Because parity declustering distributes the parity across a number of disk drives as well as the data no one disk would hold the parity for all drives. Doing this would eliminate the hot drive phenomenon, normally dealt with by using smaller RAID groups sizes.

The mixed drive capacity problem with RAID today

The other problem with RAID today is that it assumes a homogeneous set of disk drives in the storage array so that the same blocks/tracks/block sets could be set up as a RAID stripe across those disks used to compute parity. Now, according to the original RAID paper by Patterson, Gibson, and Katz they never explicitly stated a requirement for all the disk drives to be the same capacity but it seems easiest to implement RAID that way. With diverse capacity and performing drives you would normally want them to be in separate RAID groups. But you could create a RAID group using the least common divisor (or smallest capacity drive). However, by doing this you waste all the excess storage in the larger disks.

Now one solution to the above would be the declustered parity solution mentioned above but in the end you would need at least N-drives of the same capacity for whatever your stripe size (N) was going to be. But if you had that many drives why not just use RAID5 or 6.

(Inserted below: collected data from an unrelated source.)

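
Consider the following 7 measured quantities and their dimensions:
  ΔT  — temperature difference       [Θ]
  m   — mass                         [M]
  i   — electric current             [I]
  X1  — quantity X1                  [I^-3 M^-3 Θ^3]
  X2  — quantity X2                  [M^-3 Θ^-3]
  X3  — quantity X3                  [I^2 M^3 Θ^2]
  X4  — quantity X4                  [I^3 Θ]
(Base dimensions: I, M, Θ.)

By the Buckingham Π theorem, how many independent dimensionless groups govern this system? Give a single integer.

4

Write exponents as rows I,M,Θ / cols ΔT,m,i,X1,X2,X3,X4:
  I: [ 0  0  1 -3  0  2  3]
  M: [ 0  1  0 -3 -3  3  0]
  Θ: [ 1  0  0  3 -3  2  1]
Row reduction gives pivot columns ΔT,m,i; rank = 3
n=7, r=3 ⇒ 4 dimensionless groups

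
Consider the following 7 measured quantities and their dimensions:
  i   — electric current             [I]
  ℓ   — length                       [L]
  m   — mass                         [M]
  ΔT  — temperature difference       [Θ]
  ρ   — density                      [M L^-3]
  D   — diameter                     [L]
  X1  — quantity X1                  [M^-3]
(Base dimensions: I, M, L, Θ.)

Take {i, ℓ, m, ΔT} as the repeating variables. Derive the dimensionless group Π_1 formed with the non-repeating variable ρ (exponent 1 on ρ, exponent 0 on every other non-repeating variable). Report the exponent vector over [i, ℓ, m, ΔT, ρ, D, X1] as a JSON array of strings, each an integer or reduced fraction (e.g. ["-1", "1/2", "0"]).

["0", "3", "-1", "0", "1", "0", "0"]

Write exponents as rows I,M,L,Θ / cols i,ℓ,m,ΔT,ρ,D,X1:
  I: [ 1  0  0  0  0  0  0]
  M: [ 0  0  1  0  1  0 -3]
  L: [ 0  1  0  0 -3  1  0]
  Θ: [ 0  0  0  1  0  0  0]
Row reduction gives pivot columns i,ℓ,m,ΔT; rank = 4
Pivot set = {i,ℓ,m,ΔT}, free = {ρ,D,X1}
RREF:
  r0: [   1    0    0    0    0    0    0]
  r1: [   0    1    0    0   -3    1    0]
  r2: [   0    0    1    0    1    0   -3]
  r3: [   0    0    0    1    0    0    0]
Fix exponent of ρ at 1, D at 0, X1 at 0; solve each RREF row for its pivot's exponent:
  r0: exp(i) + (0)·1 = 0 ⇒ exp(i) = 0
  r1: exp(ℓ) + (-3)·1 = 0 ⇒ exp(ℓ) = 3
  r2: exp(m) + (1)·1 = 0 ⇒ exp(m) = -1
  r3: exp(ΔT) + (0)·1 = 0 ⇒ exp(ΔT) = 0
Π_1 = ℓ^3 · m^-1 · ρ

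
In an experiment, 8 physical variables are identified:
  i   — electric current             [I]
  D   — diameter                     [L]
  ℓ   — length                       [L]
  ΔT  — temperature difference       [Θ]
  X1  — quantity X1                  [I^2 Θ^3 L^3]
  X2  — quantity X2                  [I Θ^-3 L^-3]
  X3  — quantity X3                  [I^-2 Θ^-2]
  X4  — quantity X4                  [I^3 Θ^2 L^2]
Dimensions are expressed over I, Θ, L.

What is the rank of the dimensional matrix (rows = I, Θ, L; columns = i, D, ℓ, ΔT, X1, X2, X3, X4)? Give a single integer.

3

Write exponents as rows I,Θ,L / cols i,D,ℓ,ΔT,X1,X2,X3,X4:
  I: [ 1  0  0  0  2  1 -2  3]
  Θ: [ 0  0  0  1  3 -3 -2  2]
  L: [ 0  1  1  0  3 -3  0  2]
Row reduction gives pivot columns i,D,ΔT; rank = 3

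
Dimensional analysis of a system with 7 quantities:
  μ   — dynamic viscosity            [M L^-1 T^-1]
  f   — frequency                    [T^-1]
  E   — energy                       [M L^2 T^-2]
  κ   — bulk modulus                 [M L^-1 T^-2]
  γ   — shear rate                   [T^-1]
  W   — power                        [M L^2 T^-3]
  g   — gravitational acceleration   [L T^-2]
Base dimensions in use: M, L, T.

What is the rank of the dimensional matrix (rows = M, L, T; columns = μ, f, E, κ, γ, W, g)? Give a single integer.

Exponent matrix [M,L,T] × [μ,f,E,κ,γ,W,g]:
  M: [ 1  0  1  1  0  1  0]
  L: [-1  0  2 -1  0  2  1]
  T: [-1 -1 -2 -2 -1 -3 -2]
Row reduction gives pivot columns μ,f,E; rank = 3

3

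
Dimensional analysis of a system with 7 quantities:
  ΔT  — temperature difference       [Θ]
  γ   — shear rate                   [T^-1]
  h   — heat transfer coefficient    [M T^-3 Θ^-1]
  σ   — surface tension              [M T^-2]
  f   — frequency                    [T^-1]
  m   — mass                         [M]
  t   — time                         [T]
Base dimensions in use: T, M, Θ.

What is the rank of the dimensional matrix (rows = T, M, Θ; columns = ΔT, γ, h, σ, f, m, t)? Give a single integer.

3

Dimensional matrix (T×M×Θ by ΔT×γ×h×σ×f×m×t):
  T: [ 0 -1 -3 -2 -1  0  1]
  M: [ 0  0  1  1  0  1  0]
  Θ: [ 1  0 -1  0  0  0  0]
Row reduction gives pivot columns ΔT,γ,h; rank = 3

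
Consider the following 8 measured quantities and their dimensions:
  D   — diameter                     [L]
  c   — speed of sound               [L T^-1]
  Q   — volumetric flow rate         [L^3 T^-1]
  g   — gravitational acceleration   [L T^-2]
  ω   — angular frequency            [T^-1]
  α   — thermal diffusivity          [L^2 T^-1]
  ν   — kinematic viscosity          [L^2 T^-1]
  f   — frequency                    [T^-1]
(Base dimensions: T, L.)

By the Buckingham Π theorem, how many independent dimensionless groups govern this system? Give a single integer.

6

Dimensional matrix (T×L by D×c×Q×g×ω×α×ν×f):
  T: [ 0 -1 -1 -2 -1 -1 -1 -1]
  L: [ 1  1  3  1  0  2  2  0]
Row reduction gives pivot columns D,c; rank = 2
Π count = n − r = 8 − 2 = 6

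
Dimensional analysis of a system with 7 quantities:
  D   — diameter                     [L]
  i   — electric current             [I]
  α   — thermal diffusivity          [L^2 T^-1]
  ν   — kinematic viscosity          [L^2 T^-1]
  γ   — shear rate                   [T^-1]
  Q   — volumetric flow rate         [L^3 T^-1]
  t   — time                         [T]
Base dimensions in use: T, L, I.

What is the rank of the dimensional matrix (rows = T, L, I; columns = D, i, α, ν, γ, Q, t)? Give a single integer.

Exponent matrix [T,L,I] × [D,i,α,ν,γ,Q,t]:
  T: [ 0  0 -1 -1 -1 -1  1]
  L: [ 1  0  2  2  0  3  0]
  I: [ 0  1  0  0  0  0  0]
Echelon form has 3 nonzero rows (pivots: D,i,α)

3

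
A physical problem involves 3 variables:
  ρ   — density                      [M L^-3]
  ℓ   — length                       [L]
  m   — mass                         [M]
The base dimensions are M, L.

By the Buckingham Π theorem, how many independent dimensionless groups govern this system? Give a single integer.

1

Dimensional matrix (M×L by ρ×ℓ×m):
  M: [ 1  0  1]
  L: [-3  1  0]
RREF → pivots at {ρ,ℓ} ⇒ r = 2
n=3, r=2 ⇒ 1 dimensionless group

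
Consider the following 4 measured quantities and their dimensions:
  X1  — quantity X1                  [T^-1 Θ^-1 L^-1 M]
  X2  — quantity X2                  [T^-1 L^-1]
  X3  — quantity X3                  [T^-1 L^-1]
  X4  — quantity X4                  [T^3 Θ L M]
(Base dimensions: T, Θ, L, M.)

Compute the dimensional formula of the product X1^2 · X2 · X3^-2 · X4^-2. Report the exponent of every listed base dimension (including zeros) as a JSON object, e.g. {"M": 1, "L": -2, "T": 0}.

Write exponents as rows T,Θ,L,M / cols X1,X2,X3,X4:
  T: [-1 -1 -1  3]
  Θ: [-1  0  0  1]
  L: [-1 -1 -1  1]
  M: [ 1  0  0  1]
  [T]: (2)·-1+(1)·-1+(-2)·-1+(-2)·3 = -7
  [Θ]: (2)·-1+(1)·0+(-2)·0+(-2)·1 = -4
  [L]: (2)·-1+(1)·-1+(-2)·-1+(-2)·1 = -3
  [M]: (2)·1+(1)·0+(-2)·0+(-2)·1 = 0
⇒ T^-7 Θ^-4 L^-3

{"T": -7, "Θ": -4, "L": -3, "M": 0}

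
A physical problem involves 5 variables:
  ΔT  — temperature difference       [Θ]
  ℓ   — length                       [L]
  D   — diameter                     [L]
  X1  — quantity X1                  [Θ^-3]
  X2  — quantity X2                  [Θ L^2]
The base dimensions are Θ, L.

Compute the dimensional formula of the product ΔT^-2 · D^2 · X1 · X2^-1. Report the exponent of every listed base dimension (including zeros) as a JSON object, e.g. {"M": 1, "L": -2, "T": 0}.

Exponent matrix [Θ,L] × [ΔT,ℓ,D,X1,X2]:
  Θ: [ 1  0  0 -3  1]
  L: [ 0  1  1  0  2]
  [Θ]: (-2)·1+(2)·0+(1)·-3+(-1)·1 = -6
  [L]: (-2)·0+(2)·1+(1)·0+(-1)·2 = 0
⇒ Θ^-6

{"Θ": -6, "L": 0}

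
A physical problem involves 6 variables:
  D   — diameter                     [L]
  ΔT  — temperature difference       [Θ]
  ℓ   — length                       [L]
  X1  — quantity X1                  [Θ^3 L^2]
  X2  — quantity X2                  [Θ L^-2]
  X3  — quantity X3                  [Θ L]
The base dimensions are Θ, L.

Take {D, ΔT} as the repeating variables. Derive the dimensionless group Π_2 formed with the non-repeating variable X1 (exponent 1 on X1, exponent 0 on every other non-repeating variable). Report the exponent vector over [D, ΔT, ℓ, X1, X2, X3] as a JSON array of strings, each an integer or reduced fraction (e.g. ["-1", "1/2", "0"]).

["-2", "-3", "0", "1", "0", "0"]

Dimensional matrix (Θ×L by D×ΔT×ℓ×X1×X2×X3):
  Θ: [ 0  1  0  3  1  1]
  L: [ 1  0  1  2 -2  1]
RREF → pivots at {D,ΔT} ⇒ r = 2
Repeat: D,ΔT; free: ℓ,X1,X2,X3
RREF:
  r0: [   1    0    1    2   -2    1]
  r1: [   0    1    0    3    1    1]
Fix exponent of X1 at 1, ℓ at 0, X2 at 0, X3 at 0; solve each RREF row for its pivot's exponent:
  r0: exp(D) + (2)·1 = 0 ⇒ exp(D) = -2
  r1: exp(ΔT) + (3)·1 = 0 ⇒ exp(ΔT) = -3
Π_2 = D^-2 · ΔT^-3 · X1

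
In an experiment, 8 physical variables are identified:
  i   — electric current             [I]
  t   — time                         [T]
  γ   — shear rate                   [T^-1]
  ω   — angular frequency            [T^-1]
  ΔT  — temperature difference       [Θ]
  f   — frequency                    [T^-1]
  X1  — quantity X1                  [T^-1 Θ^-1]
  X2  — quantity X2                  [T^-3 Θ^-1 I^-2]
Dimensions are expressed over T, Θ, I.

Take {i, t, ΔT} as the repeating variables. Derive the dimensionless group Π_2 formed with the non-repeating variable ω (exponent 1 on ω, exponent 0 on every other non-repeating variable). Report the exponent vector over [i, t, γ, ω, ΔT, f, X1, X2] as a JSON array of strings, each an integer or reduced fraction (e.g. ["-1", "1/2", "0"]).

Exponent matrix [T,Θ,I] × [i,t,γ,ω,ΔT,f,X1,X2]:
  T: [ 0  1 -1 -1  0 -1 -1 -3]
  Θ: [ 0  0  0  0  1  0 -1 -1]
  I: [ 1  0  0  0  0  0  0 -2]
Row reduction gives pivot columns i,t,ΔT; rank = 3
Pivot set = {i,t,ΔT}, free = {γ,ω,f,X1,X2}
RREF:
  r0: [   1    0    0    0    0    0    0   -2]
  r1: [   0    1   -1   -1    0   -1   -1   -3]
  r2: [   0    0    0    0    1    0   -1   -1]
Fix exponent of ω at 1, γ at 0, f at 0, X1 at 0, X2 at 0; solve each RREF row for its pivot's exponent:
  r0: exp(i) + (0)·1 = 0 ⇒ exp(i) = 0
  r1: exp(t) + (-1)·1 = 0 ⇒ exp(t) = 1
  r2: exp(ΔT) + (0)·1 = 0 ⇒ exp(ΔT) = 0
Π_2 = t · ω

["0", "1", "0", "1", "0", "0", "0", "0"]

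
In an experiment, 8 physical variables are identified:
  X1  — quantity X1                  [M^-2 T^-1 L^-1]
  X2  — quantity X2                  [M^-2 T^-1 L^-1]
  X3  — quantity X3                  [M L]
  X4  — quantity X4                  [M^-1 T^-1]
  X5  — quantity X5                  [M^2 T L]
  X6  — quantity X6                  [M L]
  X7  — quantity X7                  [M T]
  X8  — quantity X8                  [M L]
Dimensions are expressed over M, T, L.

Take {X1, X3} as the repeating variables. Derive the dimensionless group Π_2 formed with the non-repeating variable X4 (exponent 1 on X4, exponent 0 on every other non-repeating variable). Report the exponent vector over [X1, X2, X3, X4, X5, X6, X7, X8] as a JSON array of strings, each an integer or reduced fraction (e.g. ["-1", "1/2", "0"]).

["-1", "0", "-1", "1", "0", "0", "0", "0"]

Exponent matrix [M,T,L] × [X1,X2,X3,X4,X5,X6,X7,X8]:
  M: [-2 -2  1 -1  2  1  1  1]
  T: [-1 -1  0 -1  1  0  1  0]
  L: [-1 -1  1  0  1  1  0  1]
RREF → pivots at {X1,X3} ⇒ r = 2
Pivot set = {X1,X3}, free = {X2,X4,X5,X6,X7,X8}
RREF:
  r0: [   1    1    0    1   -1    0   -1    0]
  r1: [   0    0    1    1    0    1   -1    1]
  r2: [   0    0    0    0    0    0    0    0]
Fix exponent of X4 at 1, X2 at 0, X5 at 0, X6 at 0, X7 at 0, X8 at 0; solve each RREF row for its pivot's exponent:
  r0: exp(X1) + (1)·1 = 0 ⇒ exp(X1) = -1
  r1: exp(X3) + (1)·1 = 0 ⇒ exp(X3) = -1
Π_2 = X1^-1 · X3^-1 · X4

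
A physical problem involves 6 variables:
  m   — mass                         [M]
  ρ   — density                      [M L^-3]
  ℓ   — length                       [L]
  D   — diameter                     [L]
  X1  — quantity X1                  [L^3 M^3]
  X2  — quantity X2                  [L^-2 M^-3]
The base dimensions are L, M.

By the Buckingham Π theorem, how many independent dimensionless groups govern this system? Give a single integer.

4

Exponent matrix [L,M] × [m,ρ,ℓ,D,X1,X2]:
  L: [ 0 -3  1  1  3 -2]
  M: [ 1  1  0  0  3 -3]
Row reduction gives pivot columns m,ρ; rank = 2
n=6, r=2 ⇒ 4 dimensionless groups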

Another solution popularized by Drobo is to carve up the various disk drives into RAID group segments. So if you had 4 drives with 100GB, 200GB, 400GB and 800GB, you could carve out 4 RAID groups: a 100GB RAID5 group across 4 drives; another 100GB RAID 5 group across 3 drives; a RAID 1 mirror for 200GB across the largest 2 drives; and a RAID 0 of 400GB on the largest drive. This could be configured as 4 LUNs or windows drive letters and used any way you wish.

But is this RAID?

I would say “yes”. Although this is at the subdrive level, it still looks like RAID storage, using parity and data blocks across stripes of data. All that’s been done is to take the unit of drive and make it some portion of a drive instead. Marketing aside, I think it’s an interesting concept and works well for a few drives of mixed capacity (just the market space Drobo is going after).

For larger concerns with intermixed drives I like parity declustering. It has the best of bigger RAID groups without the problems of increased activity for over-writes. Given today’s drive capacities, I might still lean towards a dual parity scheme with the parity declustering stripe but that doesn’t seem difficult to incorporate.

So when people ask if RAID’s days are numbered – my answer is a definite NO!